File size was about 240 KB.

This "too many open files opened": is it in the rclone side?
If I do ulimit -n returns 1024. I don't know if it has anything to do with this limit? I'm using --transfers=30 because of many small files but I haven't checked if 20 would be enough.

ncw · February 22, 2021, 10:28am

Yes it is from the rclone side.

Yes it does. That means you can have 1024 file descriptors open at any one time (which includes network connections).

You should need approx --checkers + --transfers file descriptors or maybe a small multiple of that, which shouldn't get any where near 1024.

I wonder if rclone has a socket leak somewhere...

If you run lsof -c rclone while it is running do you see the number of sockets increasing?
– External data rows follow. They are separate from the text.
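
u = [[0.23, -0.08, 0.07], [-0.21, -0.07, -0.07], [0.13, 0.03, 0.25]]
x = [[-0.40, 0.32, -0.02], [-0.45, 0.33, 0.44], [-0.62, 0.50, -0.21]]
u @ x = [[-0.1, 0.08, -0.05], [0.16, -0.13, -0.01], [-0.22, 0.18, -0.04]]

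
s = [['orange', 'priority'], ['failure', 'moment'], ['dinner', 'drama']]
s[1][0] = 'failure'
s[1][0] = 'failure'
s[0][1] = 'priority'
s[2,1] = 'drama'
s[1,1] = 'moment'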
If so then if you run rclone with the --rc flag, you can do some debugging. The thing to look at first would be the number of goroutines: https://rclone.org/rc/#debugging-go-routine-leaks as sockets are very often leaked with goroutines.
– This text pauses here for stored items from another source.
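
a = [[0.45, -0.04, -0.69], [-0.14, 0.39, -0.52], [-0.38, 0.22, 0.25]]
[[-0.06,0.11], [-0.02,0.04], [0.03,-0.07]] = a @ [[0.12, -0.25], [0.19, -0.39], [0.15, -0.30]]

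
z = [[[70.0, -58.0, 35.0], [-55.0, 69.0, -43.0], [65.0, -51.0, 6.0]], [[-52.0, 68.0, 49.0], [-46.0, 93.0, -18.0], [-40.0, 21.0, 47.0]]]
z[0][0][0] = 70.0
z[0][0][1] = -58.0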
carles · February 23, 2021, 9:43am

Next time that I do this (in a couple of days) I'll keep an eye on this to see if it grows more than expected and try the -rc flag.

carles · March 18, 2021, 12:07am

I haven't been able to reproduce the problem. I know that the Ceph object storage had some problems when I had the problem (it was not available at certain times every hour) and I think that maybe the problem was caused by this. I keep an eye though on this and report again in the future with the --rc flag if I can reproduce it.

system · May 17, 2021, 8:08pm

This topic was automatically closed 60 days after the last reply. New replies are no longer allowed.